We don't typically get chloramine issues where I am, chlorine is not an issue either, in fact the water taste is pretty good, however, the brewshed is quite old and god knows what the pipes are like


----------



## motman (12/9/14)

Yep, so the microbe growth is my concern. I'm extract brewing at the moment and don't have the capacity to cool my non-wort water, so don't want to go boiling the whole lot (nor do I want to remove the oxygen from it). I want to remove chlorine though. I was hoping that if I manage to adequately dry my carbon filter cartridge and give it a good flush before use I won't breed too many nasties for my brews. Am I being too optimistic?


----------



## klangers (12/9/14)

I've never tried this so take it in the experimental spirit.

Would it be feasible to pass near-boiling water through a carbon filter in order to sterilise? The carbon itself shouldn't melt until 4000+ degrees... :huh:


----------



## motman (13/9/14)

Or is there a steriliser that the carbon won't suck up? It's been a long time since first year chemistry so I'm a bit vague.. I've a steriliser that is hydrogen peroxide and silver ions.

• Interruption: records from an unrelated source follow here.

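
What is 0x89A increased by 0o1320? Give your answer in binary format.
Convert 0x89A (hexadecimal) → 8×256 + 9×16 + 10 = 2202 (decimal)
Convert 0o1320 (octal) → 1×512 + 3×64 + 2×8 = 720 (decimal)
Compute 2202 + 720 = 2922
Convert 2922 (decimal) → 2922 = 2048 + 512 + 256 + 64 + 32 + 8 + 2 → 0b101101101010 (binary)
0b101101101010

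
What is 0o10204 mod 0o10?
Convert 0o10204 (octal) → 1×4096 + 2×64 + 4 = 4228 (decimal)
Convert 0o10 (octal) → 1×8 = 8 (decimal)
Compute 4228 mod 8 = 4
4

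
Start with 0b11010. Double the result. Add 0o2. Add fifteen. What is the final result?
Convert 0b11010 (binary) → 16 + 8 + 2 = 26 (decimal)
Start: 26
26 × 2 = 52
Convert 0o2 (octal) → 2 (decimal)
52 + 2 = 54
Convert fifteen (English words) → 15 (decimal)
54 + 15 = 69
69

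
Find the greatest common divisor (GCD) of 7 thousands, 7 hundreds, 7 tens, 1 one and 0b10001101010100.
Convert 7 thousands, 7 hundreds, 7 tens, 1 one (place-value notation) → 7×1000 + 7×100 + 7×10 + 1 = 7771 (decimal)
Convert 0b10001101010100 (binary) → 8192 + 512 + 256 + 64 + 16 + 4 = 9044 (decimal)
Compute gcd(7771, 9044) = 19
19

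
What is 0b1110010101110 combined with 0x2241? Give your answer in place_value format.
Convert 0b1110010101110 (binary) → 4096 + 2048 + 1024 + 128 + 32 + 8 + 4 + 2 = 7342 (decimal)
Convert 0x2241 (hexadecimal) → 2×4096 + 2×256 + 4×16 + 1 = 8769 (decimal)
Compute 7342 + 8769 = 16111
Convert 16111 (decimal) → 16111 = 16×1000 + 1×100 + 1×10 + 1 → 16 thousands, 1 hundred, 1 ten, 1 one (place-value notation)
16 thousands, 1 hundred, 1 ten, 1 one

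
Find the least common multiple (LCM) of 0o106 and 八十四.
Convert 0o106 (octal) → 1×64 + 6 = 70 (decimal)
Convert 八十四 (Chinese numeral) → 8×10 + 4 = 84 (decimal)
Compute lcm(70, 84) = 420
420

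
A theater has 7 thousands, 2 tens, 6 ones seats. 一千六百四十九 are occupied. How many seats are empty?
Convert 7 thousands, 2 tens, 6 ones (place-value notation) → 7×1000 + 2×10 + 6 = 7026 (decimal)
Convert 一千六百四十九 (Chinese numeral) → 1×1000 + 6×100 + 4×10 + 9 = 1649 (decimal)
Compute 7026 - 1649 = 5377
5377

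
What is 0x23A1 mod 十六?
Convert 0x23A1 (hexadecimal) → 2×4096 + 3×256 + 10×16 + 1 = 9121 (decimal)
Convert 十六 (Chinese numeral) → 1×10 + 6 = 16 (decimal)
Compute 9121 mod 16 = 1
1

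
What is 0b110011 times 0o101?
Convert 0b110011 (binary) → 32 + 16 + 2 + 1 = 51 (decimal)
Convert 0o101 (octal) → 1×64 + 1 = 65 (decimal)
Compute 51 × 65 = 3315
3315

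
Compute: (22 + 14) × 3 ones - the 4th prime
Convert 3 ones (place-value notation) → 3 (decimal)
Convert the 4th prime (prime index) → 7 (decimal)
Expression in decimal: (22 + 14) × 3 - 7
Parentheses first: 22 + 14 = 36
Multiply: 36 × 3 = 108
Subtract: 108 - 7 = 101
101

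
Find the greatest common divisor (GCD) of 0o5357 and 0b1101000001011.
Convert 0o5357 (octal) → 5×512 + 3×64 + 5×8 + 7 = 2799 (decimal)
Convert 0b1101000001011 (binary) → 4096 + 2048 + 512 + 8 + 2 + 1 = 6667 (decimal)
Compute gcd(2799, 6667) = 1
1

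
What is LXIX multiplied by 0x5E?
Convert LXIX (Roman numeral) → 50 + 10 + 9 = 69 (decimal)
Convert 0x5E (hexadecimal) → 5×16 + 14 = 94 (decimal)
Compute 69 × 94 = 6486
6486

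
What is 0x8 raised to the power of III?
Convert 0x8 (hexadecimal) → 8 (decimal)
Convert III (Roman numeral) → 1 + 1 + 1 = 3 (decimal)
Compute 8 ^ 3 = 512
512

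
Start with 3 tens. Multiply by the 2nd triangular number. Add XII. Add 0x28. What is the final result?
Convert 3 tens (place-value notation) → 3×10 = 30 (decimal)
Start: 30
Convert the 2nd triangular number (triangular index) → 2×3/2 = 3 (decimal)
30 × 3 = 90
Convert XII (Roman numeral) → 10 + 1 + 1 = 12 (decimal)
90 + 12 = 102
Convert 0x28 (hexadecimal) → 2×16 + 8 = 40 (decimal)
102 + 40 = 142
142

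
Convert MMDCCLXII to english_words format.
Convert MMDCCLXII (Roman numeral) → 1000 + 1000 + 500 + 100 + 100 + 50 + 10 + 1 + 1 = 2762 (decimal)
Convert 2762 (decimal) → 2762 = 2×1000 + 7×100 + 62 → two thousand seven hundred sixty-two (English words)
two thousand seven hundred sixty-two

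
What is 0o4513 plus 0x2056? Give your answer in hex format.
Convert 0o4513 (octal) → 4×512 + 5×64 + 1×8 + 3 = 2379 (decimal)
Convert 0x2056 (hexadecimal) → 2×4096 + 5×16 + 6 = 8278 (decimal)
Compute 2379 + 8278 = 10657
Convert 10657 (decimal) → 10657 = 2×4096 + 9×256 + 10×16 + 1 → 0x29A1 (hexadecimal)
0x29A1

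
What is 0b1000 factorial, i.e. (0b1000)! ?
Convert 0b1000 (binary) → 8 (decimal)
Compute 8! = 40320
40320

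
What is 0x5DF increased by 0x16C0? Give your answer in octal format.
Convert 0x5DF (hexadecimal) → 5×256 + 13×16 + 15 = 1503 (decimal)
Convert 0x16C0 (hexadecimal) → 1×4096 + 6×256 + 12×16 = 5824 (decimal)
Compute 1503 + 5824 = 7327
Convert 7327 (decimal) → 7327 = 1×4096 + 6×512 + 2×64 + 3×8 + 7 → 0o16237 (octal)
0o16237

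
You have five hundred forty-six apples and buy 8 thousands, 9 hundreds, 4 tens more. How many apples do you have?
Convert five hundred forty-six (English words) → 5×100 + 46 = 546 (decimal)
Convert 8 thousands, 9 hundreds, 4 tens (place-value notation) → 8×1000 + 9×100 + 4×10 = 8940 (decimal)
Compute 546 + 8940 = 9486
9486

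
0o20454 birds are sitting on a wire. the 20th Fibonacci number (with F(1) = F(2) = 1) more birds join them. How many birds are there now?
Convert 0o20454 (octal) → 2×4096 + 4×64 + 5×8 + 4 = 8492 (decimal)
Convert the 20th Fibonacci number (with F(1) = F(2) = 1) (Fibonacci index) → 6765 (decimal)
Compute 8492 + 6765 = 15257
15257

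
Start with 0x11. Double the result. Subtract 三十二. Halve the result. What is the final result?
Convert 0x11 (hexadecimal) → 1×16 + 1 = 17 (decimal)
Start: 17
17 × 2 = 34
Convert 三十二 (Chinese numeral) → 3×10 + 2 = 32 (decimal)
34 - 32 = 2
2 ÷ 2 = 1
1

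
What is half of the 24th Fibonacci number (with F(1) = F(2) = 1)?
The 24th Fibonacci number (with F(1) = F(2) = 1) = 46368
Compute 46368 ÷ 2 = 23184
23184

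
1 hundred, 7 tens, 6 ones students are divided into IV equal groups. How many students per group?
Convert 1 hundred, 7 tens, 6 ones (place-value notation) → 1×100 + 7×10 + 6 = 176 (decimal)
Convert IV (Roman numeral) → 4 (decimal)
Compute 176 ÷ 4 = 44
44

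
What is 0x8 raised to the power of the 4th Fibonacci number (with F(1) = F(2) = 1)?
Convert 0x8 (hexadecimal) → 8 (decimal)
Convert the 4th Fibonacci number (with F(1) = F(2) = 1) (Fibonacci index) → 1, 1, 2, 3 → 3 (decimal)
Compute 8 ^ 3 = 512
512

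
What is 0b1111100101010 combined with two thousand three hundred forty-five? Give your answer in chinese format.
Convert 0b1111100101010 (binary) → 4096 + 2048 + 1024 + 512 + 256 + 32 + 8 + 2 = 7978 (decimal)
Convert two thousand three hundred forty-five (English words) → 2×1000 + 3×100 + 45 = 2345 (decimal)
Compute 7978 + 2345 = 10323
Convert 10323 (decimal) → 10323 = 1×10000 + 3×100 + 2×10 + 3 → 一万零三百二十三 (Chinese numeral)
一万零三百二十三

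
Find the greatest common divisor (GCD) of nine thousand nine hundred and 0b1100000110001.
Convert nine thousand nine hundred (English words) → 9×1000 + 9×100 = 9900 (decimal)
Convert 0b1100000110001 (binary) → 4096 + 2048 + 32 + 16 + 1 = 6193 (decimal)
Compute gcd(9900, 6193) = 11
11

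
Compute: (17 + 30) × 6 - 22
Parentheses first: 17 + 30 = 47
Multiply: 47 × 6 = 282
Subtract: 282 - 22 = 260
260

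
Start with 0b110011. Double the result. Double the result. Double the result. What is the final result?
Convert 0b110011 (binary) → 32 + 16 + 2 + 1 = 51 (decimal)
Start: 51
51 × 2 = 102
102 × 2 = 204
204 × 2 = 408
408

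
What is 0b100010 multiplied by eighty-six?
Convert 0b100010 (binary) → 32 + 2 = 34 (decimal)
Convert eighty-six (English words) → 86 (decimal)
Compute 34 × 86 = 2924
2924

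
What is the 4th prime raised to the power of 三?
Convert the 4th prime (prime index) → 7 (decimal)
Convert 三 (Chinese numeral) → 3 (decimal)
Compute 7 ^ 3 = 343
343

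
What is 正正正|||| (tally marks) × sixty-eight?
Convert 正正正|||| (tally marks) → 5 + 5 + 5 + 4 = 19 (decimal)
Convert sixty-eight (English words) → 68 (decimal)
Compute 19 × 68 = 1292
1292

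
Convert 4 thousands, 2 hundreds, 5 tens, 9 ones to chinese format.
Convert 4 thousands, 2 hundreds, 5 tens, 9 ones (place-value notation) → 4×1000 + 2×100 + 5×10 + 9 = 4259 (decimal)
Convert 4259 (decimal) → 4259 = 4×1000 + 2×100 + 5×10 + 9 → 四千二百五十九 (Chinese numeral)
四千二百五十九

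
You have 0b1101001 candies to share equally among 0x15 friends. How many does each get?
Convert 0b1101001 (binary) → 64 + 32 + 8 + 1 = 105 (decimal)
Convert 0x15 (hexadecimal) → 1×16 + 5 = 21 (decimal)
Compute 105 ÷ 21 = 5
5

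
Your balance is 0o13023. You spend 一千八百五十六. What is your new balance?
Convert 0o13023 (octal) → 1×4096 + 3×512 + 2×8 + 3 = 5651 (decimal)
Convert 一千八百五十六 (Chinese numeral) → 1×1000 + 8×100 + 5×10 + 6 = 1856 (decimal)
Compute 5651 - 1856 = 3795
3795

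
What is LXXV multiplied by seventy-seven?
Convert LXXV (Roman numeral) → 50 + 10 + 10 + 5 = 75 (decimal)
Convert seventy-seven (English words) → 77 (decimal)
Compute 75 × 77 = 5775
5775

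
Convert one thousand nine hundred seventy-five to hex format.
Convert one thousand nine hundred seventy-five (English words) → 1×1000 + 9×100 + 75 = 1975 (decimal)
Convert 1975 (decimal) → 1975 = 7×256 + 11×16 + 7 → 0x7B7 (hexadecimal)
0x7B7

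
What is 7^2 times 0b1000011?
Convert 7^2 (power) → 49 (decimal)
Convert 0b1000011 (binary) → 64 + 2 + 1 = 67 (decimal)
Compute 49 × 67 = 3283
3283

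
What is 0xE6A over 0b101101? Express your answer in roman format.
Convert 0xE6A (hexadecimal) → 14×256 + 6×16 + 10 = 3690 (decimal)
Convert 0b101101 (binary) → 32 + 8 + 4 + 1 = 45 (decimal)
Compute 3690 ÷ 45 = 82
Convert 82 (decimal) → 82 = 50 + 10 + 10 + 10 + 1 + 1 → LXXXII (Roman numeral)
LXXXII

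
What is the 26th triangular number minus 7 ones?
The 26th triangular number = 26×27/2 = 351
Convert 7 ones (place-value notation) → 7 (decimal)
Compute 351 - 7 = 344
344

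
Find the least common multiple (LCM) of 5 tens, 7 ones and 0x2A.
Convert 5 tens, 7 ones (place-value notation) → 5×10 + 7 = 57 (decimal)
Convert 0x2A (hexadecimal) → 2×16 + 10 = 42 (decimal)
Compute lcm(57, 42) = 798
798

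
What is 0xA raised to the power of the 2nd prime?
Convert 0xA (hexadecimal) → 10 (decimal)
Convert the 2nd prime (prime index) → 3 (decimal)
Compute 10 ^ 3 = 1000
1000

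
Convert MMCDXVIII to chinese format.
Convert MMCDXVIII (Roman numeral) → 1000 + 1000 + 400 + 10 + 5 + 1 + 1 + 1 = 2418 (decimal)
Convert 2418 (decimal) → 2418 = 2×1000 + 4×100 + 1×10 + 8 → 二千四百一十八 (Chinese numeral)
二千四百一十八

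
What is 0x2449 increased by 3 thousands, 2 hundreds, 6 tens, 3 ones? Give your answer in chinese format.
Convert 0x2449 (hexadecimal) → 2×4096 + 4×256 + 4×16 + 9 = 9289 (decimal)
Convert 3 thousands, 2 hundreds, 6 tens, 3 ones (place-value notation) → 3×1000 + 2×100 + 6×10 + 3 = 3263 (decimal)
Compute 9289 + 3263 = 12552
Convert 12552 (decimal) → 12552 = 1×10000 + 2×1000 + 5×100 + 5×10 + 2 → 一万二千五百五十二 (Chinese numeral)
一万二千五百五十二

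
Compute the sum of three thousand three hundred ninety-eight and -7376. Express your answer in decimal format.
Convert three thousand three hundred ninety-eight (English words) → 3×1000 + 3×100 + 98 = 3398 (decimal)
Compute 3398 + -7376 = -3978
-3978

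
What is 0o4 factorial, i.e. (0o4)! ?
Convert 0o4 (octal) → 4 (decimal)
Compute 4! = 24
24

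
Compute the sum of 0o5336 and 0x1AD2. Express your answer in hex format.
Convert 0o5336 (octal) → 5×512 + 3×64 + 3×8 + 6 = 2782 (decimal)
Convert 0x1AD2 (hexadecimal) → 1×4096 + 10×256 + 13×16 + 2 = 6866 (decimal)
Compute 2782 + 6866 = 9648
Convert 9648 (decimal) → 9648 = 2×4096 + 5×256 + 11×16 → 0x25B0 (hexadecimal)
0x25B0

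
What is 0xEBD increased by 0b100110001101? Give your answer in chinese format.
Convert 0xEBD (hexadecimal) → 14×256 + 11×16 + 13 = 3773 (decimal)
Convert 0b100110001101 (binary) → 2048 + 256 + 128 + 8 + 4 + 1 = 2445 (decimal)
Compute 3773 + 2445 = 6218
Convert 6218 (decimal) → 6218 = 6×1000 + 2×100 + 1×10 + 8 → 六千二百一十八 (Chinese numeral)
六千二百一十八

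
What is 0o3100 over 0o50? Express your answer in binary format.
Convert 0o3100 (octal) → 3×512 + 1×64 = 1600 (decimal)
Convert 0o50 (octal) → 5×8 = 40 (decimal)
Compute 1600 ÷ 40 = 40
Convert 40 (decimal) → 40 = 32 + 8 → 0b101000 (binary)
0b101000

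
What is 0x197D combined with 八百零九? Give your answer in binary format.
Convert 0x197D (hexadecimal) → 1×4096 + 9×256 + 7×16 + 13 = 6525 (decimal)
Convert 八百零九 (Chinese numeral) → 8×100 + 9 = 809 (decimal)
Compute 6525 + 809 = 7334
Convert 7334 (decimal) → 7334 = 4096 + 2048 + 1024 + 128 + 32 + 4 + 2 → 0b1110010100110 (binary)
0b1110010100110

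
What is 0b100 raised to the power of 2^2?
Convert 0b100 (binary) → 4 (decimal)
Convert 2^2 (power) → 4 (decimal)
Compute 4 ^ 4 = 256
256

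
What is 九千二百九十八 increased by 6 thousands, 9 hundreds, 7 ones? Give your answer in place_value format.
Convert 九千二百九十八 (Chinese numeral) → 9×1000 + 2×100 + 9×10 + 8 = 9298 (decimal)
Convert 6 thousands, 9 hundreds, 7 ones (place-value notation) → 6×1000 + 9×100 + 7 = 6907 (decimal)
Compute 9298 + 6907 = 16205
Convert 16205 (decimal) → 16205 = 16×1000 + 2×100 + 5 → 16 thousands, 2 hundreds, 5 ones (place-value notation)
16 thousands, 2 hundreds, 5 ones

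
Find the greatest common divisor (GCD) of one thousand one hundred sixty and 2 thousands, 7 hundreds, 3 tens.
Convert one thousand one hundred sixty (English words) → 1×1000 + 1×100 + 60 = 1160 (decimal)
Convert 2 thousands, 7 hundreds, 3 tens (place-value notation) → 2×1000 + 7×100 + 3×10 = 2730 (decimal)
Compute gcd(1160, 2730) = 10
10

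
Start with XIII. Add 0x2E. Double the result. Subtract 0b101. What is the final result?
Convert XIII (Roman numeral) → 10 + 1 + 1 + 1 = 13 (decimal)
Start: 13
Convert 0x2E (hexadecimal) → 2×16 + 14 = 46 (decimal)
13 + 46 = 59
59 × 2 = 118
Convert 0b101 (binary) → 4 + 1 = 5 (decimal)
118 - 5 = 113
113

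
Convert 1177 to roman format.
Convert 1177 (decimal) → 1177 = 1000 + 100 + 50 + 10 + 10 + 5 + 1 + 1 → MCLXXVII (Roman numeral)
MCLXXVII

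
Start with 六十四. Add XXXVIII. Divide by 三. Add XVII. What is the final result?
Convert 六十四 (Chinese numeral) → 6×10 + 4 = 64 (decimal)
Start: 64
Convert XXXVIII (Roman numeral) → 10 + 10 + 10 + 5 + 1 + 1 + 1 = 38 (decimal)
64 + 38 = 102
Convert 三 (Chinese numeral) → 3 (decimal)
102 ÷ 3 = 34
Convert XVII (Roman numeral) → 10 + 5 + 1 + 1 = 17 (decimal)
34 + 17 = 51
51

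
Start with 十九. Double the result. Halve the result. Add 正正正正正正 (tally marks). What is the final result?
Convert 十九 (Chinese numeral) → 1×10 + 9 = 19 (decimal)
Start: 19
19 × 2 = 38
38 ÷ 2 = 19
Convert 正正正正正正 (tally marks) → 5 + 5 + 5 + 5 + 5 + 5 = 30 (decimal)
19 + 30 = 49
49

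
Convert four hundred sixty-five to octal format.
Convert four hundred sixty-five (English words) → 4×100 + 65 = 465 (decimal)
Convert 465 (decimal) → 465 = 7×64 + 2×8 + 1 → 0o721 (octal)
0o721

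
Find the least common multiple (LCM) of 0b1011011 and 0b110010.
Convert 0b1011011 (binary) → 64 + 16 + 8 + 2 + 1 = 91 (decimal)
Convert 0b110010 (binary) → 32 + 16 + 2 = 50 (decimal)
Compute lcm(91, 50) = 4550
4550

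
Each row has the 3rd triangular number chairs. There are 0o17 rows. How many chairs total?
Convert the 3rd triangular number (triangular index) → 3×4/2 = 6 (decimal)
Convert 0o17 (octal) → 1×8 + 7 = 15 (decimal)
Compute 6 × 15 = 90
90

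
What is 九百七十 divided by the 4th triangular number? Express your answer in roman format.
Convert 九百七十 (Chinese numeral) → 9×100 + 7×10 = 970 (decimal)
Convert the 4th triangular number (triangular index) → 4×5/2 = 10 (decimal)
Compute 970 ÷ 10 = 97
Convert 97 (decimal) → 97 = 90 + 5 + 1 + 1 → XCVII (Roman numeral)
XCVII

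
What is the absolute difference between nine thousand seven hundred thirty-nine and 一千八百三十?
Convert nine thousand seven hundred thirty-nine (English words) → 9×1000 + 7×100 + 39 = 9739 (decimal)
Convert 一千八百三十 (Chinese numeral) → 1×1000 + 8×100 + 3×10 = 1830 (decimal)
Compute |9739 - 1830| = 7909
7909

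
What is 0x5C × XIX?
Convert 0x5C (hexadecimal) → 5×16 + 12 = 92 (decimal)
Convert XIX (Roman numeral) → 10 + 9 = 19 (decimal)
Compute 92 × 19 = 1748
1748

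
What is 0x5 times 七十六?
Convert 0x5 (hexadecimal) → 5 (decimal)
Convert 七十六 (Chinese numeral) → 7×10 + 6 = 76 (decimal)
Compute 5 × 76 = 380
380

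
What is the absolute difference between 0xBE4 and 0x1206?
Convert 0xBE4 (hexadecimal) → 11×256 + 14×16 + 4 = 3044 (decimal)
Convert 0x1206 (hexadecimal) → 1×4096 + 2×256 + 6 = 4614 (decimal)
Compute |3044 - 4614| = 1570
1570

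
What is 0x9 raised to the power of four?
Convert 0x9 (hexadecimal) → 9 (decimal)
Convert four (English words) → 4 (decimal)
Compute 9 ^ 4 = 6561
6561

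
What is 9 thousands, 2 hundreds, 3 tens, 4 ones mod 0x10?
Convert 9 thousands, 2 hundreds, 3 tens, 4 ones (place-value notation) → 9×1000 + 2×100 + 3×10 + 4 = 9234 (decimal)
Convert 0x10 (hexadecimal) → 1×16 = 16 (decimal)
Compute 9234 mod 16 = 2
2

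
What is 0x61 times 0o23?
Convert 0x61 (hexadecimal) → 6×16 + 1 = 97 (decimal)
Convert 0o23 (octal) → 2×8 + 3 = 19 (decimal)
Compute 97 × 19 = 1843
1843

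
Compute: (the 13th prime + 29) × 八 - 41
Convert the 13th prime (prime index) → 41 (decimal)
Convert 八 (Chinese numeral) → 8 (decimal)
Expression in decimal: (41 + 29) × 8 - 41
Parentheses first: 41 + 29 = 70
Multiply: 70 × 8 = 560
Subtract: 560 - 41 = 519
519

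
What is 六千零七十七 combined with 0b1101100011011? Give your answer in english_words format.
Convert 六千零七十七 (Chinese numeral) → 6×1000 + 7×10 + 7 = 6077 (decimal)
Convert 0b1101100011011 (binary) → 4096 + 2048 + 512 + 256 + 16 + 8 + 2 + 1 = 6939 (decimal)
Compute 6077 + 6939 = 13016
Convert 13016 (decimal) → 13016 = 13×1000 + 16 → thirteen thousand sixteen (English words)
thirteen thousand sixteen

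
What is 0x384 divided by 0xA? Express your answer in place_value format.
Convert 0x384 (hexadecimal) → 3×256 + 8×16 + 4 = 900 (decimal)
Convert 0xA (hexadecimal) → 10 (decimal)
Compute 900 ÷ 10 = 90
Convert 90 (decimal) → 90 = 9×10 → 9 tens (place-value notation)
9 tens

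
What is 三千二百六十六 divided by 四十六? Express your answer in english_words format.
Convert 三千二百六十六 (Chinese numeral) → 3×1000 + 2×100 + 6×10 + 6 = 3266 (decimal)
Convert 四十六 (Chinese numeral) → 4×10 + 6 = 46 (decimal)
Compute 3266 ÷ 46 = 71
Convert 71 (decimal) → seventy-one (English words)
seventy-one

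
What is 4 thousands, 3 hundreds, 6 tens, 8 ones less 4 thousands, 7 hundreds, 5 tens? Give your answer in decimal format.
Convert 4 thousands, 3 hundreds, 6 tens, 8 ones (place-value notation) → 4×1000 + 3×100 + 6×10 + 8 = 4368 (decimal)
Convert 4 thousands, 7 hundreds, 5 tens (place-value notation) → 4×1000 + 7×100 + 5×10 = 4750 (decimal)
Compute 4368 - 4750 = -382
-382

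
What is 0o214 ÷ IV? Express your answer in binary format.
Convert 0o214 (octal) → 2×64 + 1×8 + 4 = 140 (decimal)
Convert IV (Roman numeral) → 4 (decimal)
Compute 140 ÷ 4 = 35
Convert 35 (decimal) → 35 = 32 + 2 + 1 → 0b100011 (binary)
0b100011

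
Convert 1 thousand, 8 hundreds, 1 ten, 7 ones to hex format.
Convert 1 thousand, 8 hundreds, 1 ten, 7 ones (place-value notation) → 1×1000 + 8×100 + 1×10 + 7 = 1817 (decimal)
Convert 1817 (decimal) → 1817 = 7×256 + 1×16 + 9 → 0x719 (hexadecimal)
0x719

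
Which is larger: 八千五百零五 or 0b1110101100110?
Convert 八千五百零五 (Chinese numeral) → 8×1000 + 5×100 + 5 = 8505 (decimal)
Convert 0b1110101100110 (binary) → 4096 + 2048 + 1024 + 256 + 64 + 32 + 4 + 2 = 7526 (decimal)
Compare 8505 vs 7526: larger = 8505
8505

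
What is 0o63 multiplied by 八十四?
Convert 0o63 (octal) → 6×8 + 3 = 51 (decimal)
Convert 八十四 (Chinese numeral) → 8×10 + 4 = 84 (decimal)
Compute 51 × 84 = 4284
4284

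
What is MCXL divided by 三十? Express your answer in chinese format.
Convert MCXL (Roman numeral) → 1000 + 100 + 40 = 1140 (decimal)
Convert 三十 (Chinese numeral) → 3×10 = 30 (decimal)
Compute 1140 ÷ 30 = 38
Convert 38 (decimal) → 38 = 3×10 + 8 → 三十八 (Chinese numeral)
三十八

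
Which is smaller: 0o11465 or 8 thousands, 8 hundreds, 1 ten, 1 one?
Convert 0o11465 (octal) → 1×4096 + 1×512 + 4×64 + 6×8 + 5 = 4917 (decimal)
Convert 8 thousands, 8 hundreds, 1 ten, 1 one (place-value notation) → 8×1000 + 8×100 + 1×10 + 1 = 8811 (decimal)
Compare 4917 vs 8811: smaller = 4917
4917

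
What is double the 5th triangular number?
The 5th triangular number = 5×6/2 = 15
Compute 15 × 2 = 30
30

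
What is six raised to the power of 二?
Convert six (English words) → 6 (decimal)
Convert 二 (Chinese numeral) → 2 (decimal)
Compute 6 ^ 2 = 36
36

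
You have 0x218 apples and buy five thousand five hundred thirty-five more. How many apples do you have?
Convert 0x218 (hexadecimal) → 2×256 + 1×16 + 8 = 536 (decimal)
Convert five thousand five hundred thirty-five (English words) → 5×1000 + 5×100 + 35 = 5535 (decimal)
Compute 536 + 5535 = 6071
6071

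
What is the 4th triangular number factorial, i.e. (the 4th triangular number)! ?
Convert the 4th triangular number (triangular index) → 4×5/2 = 10 (decimal)
Compute 10! = 3628800
3628800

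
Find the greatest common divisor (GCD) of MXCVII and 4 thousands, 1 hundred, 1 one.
Convert MXCVII (Roman numeral) → 1000 + 90 + 5 + 1 + 1 = 1097 (decimal)
Convert 4 thousands, 1 hundred, 1 one (place-value notation) → 4×1000 + 1×100 + 1 = 4101 (decimal)
Compute gcd(1097, 4101) = 1
1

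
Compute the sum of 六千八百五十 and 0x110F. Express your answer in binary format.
Convert 六千八百五十 (Chinese numeral) → 6×1000 + 8×100 + 5×10 = 6850 (decimal)
Convert 0x110F (hexadecimal) → 1×4096 + 1×256 + 15 = 4367 (decimal)
Compute 6850 + 4367 = 11217
Convert 11217 (decimal) → 11217 = 8192 + 2048 + 512 + 256 + 128 + 64 + 16 + 1 → 0b10101111010001 (binary)
0b10101111010001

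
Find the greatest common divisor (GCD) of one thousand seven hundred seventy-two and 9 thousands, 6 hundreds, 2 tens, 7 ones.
Convert one thousand seven hundred seventy-two (English words) → 1×1000 + 7×100 + 72 = 1772 (decimal)
Convert 9 thousands, 6 hundreds, 2 tens, 7 ones (place-value notation) → 9×1000 + 6×100 + 2×10 + 7 = 9627 (decimal)
Compute gcd(1772, 9627) = 1
1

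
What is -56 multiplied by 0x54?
Convert 0x54 (hexadecimal) → 5×16 + 4 = 84 (decimal)
Compute -56 × 84 = -4704
-4704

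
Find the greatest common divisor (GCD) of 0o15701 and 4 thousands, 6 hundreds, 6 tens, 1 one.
Convert 0o15701 (octal) → 1×4096 + 5×512 + 7×64 + 1 = 7105 (decimal)
Convert 4 thousands, 6 hundreds, 6 tens, 1 one (place-value notation) → 4×1000 + 6×100 + 6×10 + 1 = 4661 (decimal)
Compute gcd(7105, 4661) = 1
1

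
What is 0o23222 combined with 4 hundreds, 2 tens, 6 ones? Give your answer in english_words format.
Convert 0o23222 (octal) → 2×4096 + 3×512 + 2×64 + 2×8 + 2 = 9874 (decimal)
Convert 4 hundreds, 2 tens, 6 ones (place-value notation) → 4×100 + 2×10 + 6 = 426 (decimal)
Compute 9874 + 426 = 10300
Convert 10300 (decimal) → 10300 = 10×1000 + 3×100 → ten thousand three hundred (English words)
ten thousand three hundred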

Seems like the carbon might suck up the silver? Any other ideas?


----------



## Hawko777 (15/10/14)

Buy a whole house filtration unit. About $400 and have nice water for your entire house and no nasties to drink or bath in.
I know Eastern States have had problems with Giardia and Crytpsoridium a while back. Filtration makes sense, especially if you do some research into town water supplies.

Doing the whole house means you wont have to worry about storing filters too.
Your hot water systems remain cleaner, as do your pipes.
The Family wont be absorbing copious amounts of chlorine through the skin and all the other benefits of knowing your water is CLEAN.


----------



## kahlerisms (18/10/14)

So since starting this thread I haven't replaced either filter. I store wet for up to a couple of months between brews. I run off 10-15 litres of water before each brew and taste before each brew. (the run off then tends to be used for starters or watering hops or cleaning later in the day or something).

Still crystal clear and zero taste. I should probably buy another coupla filters just because 12 months has rolled around and it seems like a reasonable time frame, but no (observable/detectable) impacts from not doing so, so far.


----------